Pattern = similarities, differences, and connections that have meaning across space and/or time
They emerge as the agents in the system self-organize within the constraints they establish among themselves. In HSD we believe that patterns emerge from the influence of conditions that shape the speed, path, and direction of self-organization. Within the boundaries of the system (Container), the agents connect (Exchange) with each other across the differences that exist (Differences).
Patterns may be fleeting and pass through the system in relatively short order. For instance in times of limited or shrinking resources, patterns of spending and exploration may change significantly. Patterns of personal relationships may shift as people become more competitive for the resources that exist.

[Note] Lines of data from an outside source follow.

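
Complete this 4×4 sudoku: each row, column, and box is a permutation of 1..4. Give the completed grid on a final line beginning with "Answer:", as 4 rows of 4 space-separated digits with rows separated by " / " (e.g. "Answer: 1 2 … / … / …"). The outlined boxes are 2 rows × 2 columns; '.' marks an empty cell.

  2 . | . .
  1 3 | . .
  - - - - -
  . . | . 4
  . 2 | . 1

Step 1. [r4c3∈{3}] r4c3 has the single candidate 3, so r4c3=3.
Step 2. [r2c3∈{2,4}] across row 2, 4 lands solely at r2c3, so r2c3=4.
Step 3. [r1c3∈{1}] r1c3 has the single candidate 1 ⇒ r1c3=1.
Step 4. [r2c4∈{2}] r2c4 is down to just 2, so r2c4=2.
Step 5. [r3c3∈{2}] r3c3 is down to just 2. So r3c3=2.
Step 6. [r1c4∈{3}] nothing but 3 survives at r1c4. So r1c4=3.
Step 7. [r4c1∈{4}] only 4 remains possible at r4c1. So r4c1=4.
Step 8. [r3c1∈{3}] only 3 remains possible at r3c1, so r3c1=3.
Step 9. [r1c2∈{4}] r1c2 is down to just 4. So r1c2=4.
Step 10. [r3c2∈{1}] r3c2 has the single candidate 1. So r3c2=1.

Answer: 2 4 1 3 / 1 3 4 2 / 3 1 2 4 / 4 2 3 1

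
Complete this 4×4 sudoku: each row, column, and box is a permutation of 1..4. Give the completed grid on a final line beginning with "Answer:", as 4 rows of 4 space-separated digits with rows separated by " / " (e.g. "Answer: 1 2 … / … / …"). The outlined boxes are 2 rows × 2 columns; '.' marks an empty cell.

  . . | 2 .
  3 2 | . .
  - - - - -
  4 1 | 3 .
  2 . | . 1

Step 1. [r2c4∈{4}] r2c4 is down to just 4 ⇒ r2c4=4.
Step 2. [r1c2∈{4}] nothing but 4 survives at r1c2, so r1c2=4.
Step 3. [r4c2∈{3}] r4c2 is down to just 3. So r4c2=3.
Step 4. [r2c3∈{1}] r2c3's peers cover all but 1. So r2c3=1.
Step 5. [r4c3∈{4}] nothing but 4 survives at r4c3, so r4c3=4.
Step 6. [r1c4∈{3}] r1c4's peers cover all but 3 ⇒ r1c4=3.
Step 7. [r1c1∈{1}] only 1 remains possible at r1c1, so r1c1=1.
Step 8. [r3c4∈{2}] r3c4's peers cover all but 2, so r3c4=2.

Answer: 1 4 2 3 / 3 2 1 4 / 4 1 3 2 / 2 3 4 1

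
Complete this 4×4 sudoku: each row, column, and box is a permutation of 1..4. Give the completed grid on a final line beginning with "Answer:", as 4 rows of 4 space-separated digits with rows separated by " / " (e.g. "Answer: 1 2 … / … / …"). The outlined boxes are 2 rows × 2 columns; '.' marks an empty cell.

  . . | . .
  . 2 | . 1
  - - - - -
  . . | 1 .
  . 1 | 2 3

Step 1. [r4c1∈{4}] r4c1 is down to just 4. So r4c1=4.
Step 2. [r2c1∈{3}] nothing but 3 survives at r2c1 ⇒ r2c1=3.
Step 3. [r2c3∈{4}] r2c3 is down to just 4 ⇒ r2c3=4.
Step 4. [r1c3∈{3}] r1c3 is down to just 3, so r1c3=3.
Step 5. [r3c4∈{4}] r3c4 is down to just 4, so r3c4=4.
Step 6. [r3c2∈{3}] only 3 remains possible at r3c2, so r3c2=3.
Step 7. [r1c2∈{4}] r1c2's peers cover all but 4 ⇒ r1c2=4.
Step 8. [r1c4∈{2}] r1c4 is down to just 2, so r1c4=2.
Step 9. [r3c1∈{2}] r3c1's peers cover all but 2. So r3c1=2.
Step 10. [r1c1∈{1}] nothing but 1 survives at r1c1. So r1c1=1.

Answer: 1 4 3 2 / 3 2 4 1 / 2 3 1 4 / 4 1 2 3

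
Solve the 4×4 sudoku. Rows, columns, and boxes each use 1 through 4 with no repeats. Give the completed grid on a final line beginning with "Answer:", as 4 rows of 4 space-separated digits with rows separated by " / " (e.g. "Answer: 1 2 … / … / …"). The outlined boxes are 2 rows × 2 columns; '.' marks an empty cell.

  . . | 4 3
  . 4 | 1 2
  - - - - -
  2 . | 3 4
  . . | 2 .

Step 1. [r3c2∈{1}] r3c2's peers cover all but 1, so r3c2=1.
Step 2. [r2c1∈{3}] r2c1 has the single candidate 3 ⇒ r2c1=3.
Step 3. [r4c4∈{1}] only 1 remains possible at r4c4, so r4c4=1.
Step 4. [r1c1∈{1}] only 1 remains possible at r1c1. So r1c1=1.
Step 5. [r1c2∈{2}] nothing but 2 survives at r1c2, so r1c2=2.
Step 6. [r4c1∈{4}] only 4 remains possible at r4c1. So r4c1=4.
Step 7. [r4c2∈{3}] r4c2 has the single candidate 3. So r4c2=3.

Answer: 1 2 4 3 / 3 4 1 2 / 2 1 3 4 / 4 3 2 1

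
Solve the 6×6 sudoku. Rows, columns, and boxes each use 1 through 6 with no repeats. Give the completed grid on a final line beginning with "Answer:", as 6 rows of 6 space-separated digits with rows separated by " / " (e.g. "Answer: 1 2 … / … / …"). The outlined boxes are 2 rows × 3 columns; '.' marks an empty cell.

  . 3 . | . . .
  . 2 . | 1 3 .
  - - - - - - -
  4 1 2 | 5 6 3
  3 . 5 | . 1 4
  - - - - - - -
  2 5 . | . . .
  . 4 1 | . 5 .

Step 1. [r6c1∈{6}] r6c1's peers cover all but 6 ⇒ r6c1=6.
Step 2. [r1c5∈{2,4}] r1c5 is the only open cell in col 5 admitting 2, so r1c5=2.
Step 3. [r1c4∈{4,6}] in box 2, 4 fits only at r1c4, so r1c4=4.
Step 4. [r5c4∈{3,6}] 6 has one home in col 4: r5c4, so r5c4=6.
Step 5. [r1c3∈{6}] r1c3's peers cover all but 6 ⇒ r1c3=6.
Step 6. [r1c6∈{5}] r1c6 has the single candidate 5, so r1c6=5.
Step 7. [r4c4∈{2}] r4c4's peers cover all but 2. So r4c4=2.
Step 8. [r5c6∈{1}] r5c6 has the single candidate 1, so r5c6=1.
Step 9. [r2c3∈{4}] r2c3 is down to just 4, so r2c3=4.
Step 10. [r6c4∈{3}] r6c4's peers cover all but 3. So r6c4=3.
Step 11. [r1c1∈{1}] r1c1's peers cover all but 1, so r1c1=1.
Step 12. [r4c2∈{6}] nothing but 6 survives at r4c2 ⇒ r4c2=6.
Step 13. [r2c6∈{6}] r2c6 is down to just 6 ⇒ r2c6=6.
Step 14. [r2c1∈{5}] r2c1 is down to just 5. So r2c1=5.
Step 15. [r6c6∈{2}] r6c6 has the single candidate 2, so r6c6=2.
Step 16. [r5c3∈{3}] r5c3 has the single candidate 3 ⇒ r5c3=3.
Step 17. [r5c5∈{4}] r5c5 is down to just 4 ⇒ r5c5=4.

Answer: 1 3 6 4 2 5 / 5 2 4 1 3 6 / 4 1 2 5 6 3 / 3 6 5 2 1 4 / 2 5 3 6 4 1 / 6 4 1 3 5 2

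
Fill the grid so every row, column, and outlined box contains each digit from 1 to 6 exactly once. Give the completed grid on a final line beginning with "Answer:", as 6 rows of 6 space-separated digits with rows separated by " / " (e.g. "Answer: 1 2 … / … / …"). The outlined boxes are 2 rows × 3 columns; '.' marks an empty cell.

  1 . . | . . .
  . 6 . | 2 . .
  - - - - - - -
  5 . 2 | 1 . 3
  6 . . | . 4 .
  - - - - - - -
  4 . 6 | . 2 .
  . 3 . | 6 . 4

Step 1. [r2c3∈{3,4,5}] row 2 places 4 nowhere but r2c3 ⇒ r2c3=4.
Step 2. [r4c4∈{5}] r4c4 has the single candidate 5 ⇒ r4c4=5.
Step 3. [r4c2∈{1}] r4c2 is down to just 1. So r4c2=1.
Step 4. [r5c6∈{1,5}] across row 5, 1 lands solely at r5c6, so r5c6=1.
Step 5. [r2c6∈{5}] r2c6 is down to just 5, so r2c6=5.
Step 6. [r5c2∈{5}] r5c2 is down to just 5, so r5c2=5.
Step 7. [r2c1∈{3}] r2c1 is down to just 3. So r2c1=3.
Step 8. [r1c5∈{3,6}] in col 5, 3 fits only at r1c5 ⇒ r1c5=3.
Step 9. [r6c1∈{2}] nothing but 2 survives at r6c1, so r6c1=2.
Step 10. [r1c3∈{5}] only 5 remains possible at r1c3 ⇒ r1c3=5.
Step 11. [r6c5∈{5}] only 5 remains possible at r6c5 ⇒ r6c5=5.
Step 12. [r4c3∈{3}] r4c3 is down to just 3. So r4c3=3.
Step 13. [r3c5∈{6}] r3c5 is down to just 6 ⇒ r3c5=6.
Step 14. [r5c4∈{3}] r5c4's peers cover all but 3, so r5c4=3.
Step 15. [r4c6∈{2}] r4c6 is down to just 2 ⇒ r4c6=2.
Step 16. [r1c6∈{6}] r1c6 has the single candidate 6 ⇒ r1c6=6.
Step 17. [r2c5∈{1}] r2c5's peers cover all but 1, so r2c5=1.
Step 18. [r3c2∈{4}] only 4 remains possible at r3c2 ⇒ r3c2=4.
Step 19. [r1c4∈{4}] nothing but 4 survives at r1c4 ⇒ r1c4=4.
Step 20. [r6c3∈{1}] nothing but 1 survives at r6c3. So r6c3=1.
Step 21. [r1c2∈{2}] only 2 remains possible at r1c2 ⇒ r1c2=2.

Answer: 1 2 5 4 3 6 / 3 6 4 2 1 5 / 5 4 2 1 6 3 / 6 1 3 5 4 2 / 4 5 6 3 2 1 / 2 3 1 6 5 4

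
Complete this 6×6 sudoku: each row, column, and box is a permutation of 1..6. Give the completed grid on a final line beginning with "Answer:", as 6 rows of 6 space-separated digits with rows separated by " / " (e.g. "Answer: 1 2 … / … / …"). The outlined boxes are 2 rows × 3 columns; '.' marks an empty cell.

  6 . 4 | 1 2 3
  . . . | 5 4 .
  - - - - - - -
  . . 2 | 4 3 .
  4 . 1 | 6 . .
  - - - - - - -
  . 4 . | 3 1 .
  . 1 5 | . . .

Step 1. [r5c6∈{2,5,6}] across row 5, 5 lands solely at r5c6 ⇒ r5c6=5.
Step 2. [r3c1∈{5}] r3c1's peers cover all but 5 ⇒ r3c1=5.
Step 3. [r2c1∈{1,2,3}] r2c1 is the only open cell in row 2 admitting 1, so r2c1=1.
Step 4. [r6c6∈{2,4,6}] 4 has one home in row 6: r6c6 ⇒ r6c6=4.
Step 5. [r4c2∈{3}] r4c2 is down to just 3, so r4c2=3.
Step 6. [r5c1∈{2}] r5c1 is down to just 2, so r5c1=2.
Step 7. [r6c1∈{3}] r6c1's peers cover all but 3 ⇒ r6c1=3.
Step 8. [r6c5∈{6}] nothing but 6 survives at r6c5 ⇒ r6c5=6.
Step 9. [r1c2∈{5}] r1c2 is down to just 5 ⇒ r1c2=5.
Step 10. [r3c6∈{1}] r3c6's peers cover all but 1. So r3c6=1.
Step 11. [r5c3∈{6}] r5c3's peers cover all but 6 ⇒ r5c3=6.
Step 12. [r2c3∈{3}] only 3 remains possible at r2c3, so r2c3=3.
Step 13. [r3c2∈{6}] nothing but 6 survives at r3c2. So r3c2=6.
Step 14. [r4c6∈{2}] nothing but 2 survives at r4c6. So r4c6=2.
Step 15. [r2c6∈{6}] r2c6 has the single candidate 6, so r2c6=6.
Step 16. [r2c2∈{2}] r2c2 is down to just 2. So r2c2=2.
Step 17. [r6c4∈{2}] only 2 remains possible at r6c4. So r6c4=2.
Step 18. [r4c5∈{5}] r4c5's peers cover all but 5. So r4c5=5.

Answer: 6 5 4 1 2 3 / 1 2 3 5 4 6 / 5 6 2 4 3 1 / 4 3 1 6 5 2 / 2 4 6 3 1 5 / 3 1 5 2 6 4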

On the other hand, particular patterns may be more predominant and come be characterize the whole system. When this happens, we think of that pattern or combinations of patterns as the “culture” of the system. This happens in systems because of the nature of a complex adaptive system, where the agents’ interactions generate system-wide patterns that, in turn, influence the future behavior of the agents. In this case, patterns are fractal in the system, which means they are generated by similar conditions that emerge at all scales. Individual behaviors, group behaviors, even institutionally, the ways people interact and make decisions are self-similar and self-reinforcing. What happens at the leadership levels in the system will be replicated in multiple ways at all levels of employment and responsibility.
Patterns provide the texture and impetus for change in a system. Leaders in systems use patterns to inform their decision making in a number of ways, identifying the patterns that exist in the system, designating patterns they believe are most beneficial to the system, and working to shift their internal conditions to generate those patterns.
- Since system patterns of behavior and interaction form the culture of a group or organization, leaders will shape their own behavior and system-wide expectations to generate the culture they want to see.
- Leaders watch system-wide patterns that emerge in data about performance—sales, productivity, participation, fiscal performance, etc.—to inform decisions about the work of the system.
- Patterns of activity in the greater environment inform decisions about adaptation and response. As a market expands a leader will move into that market.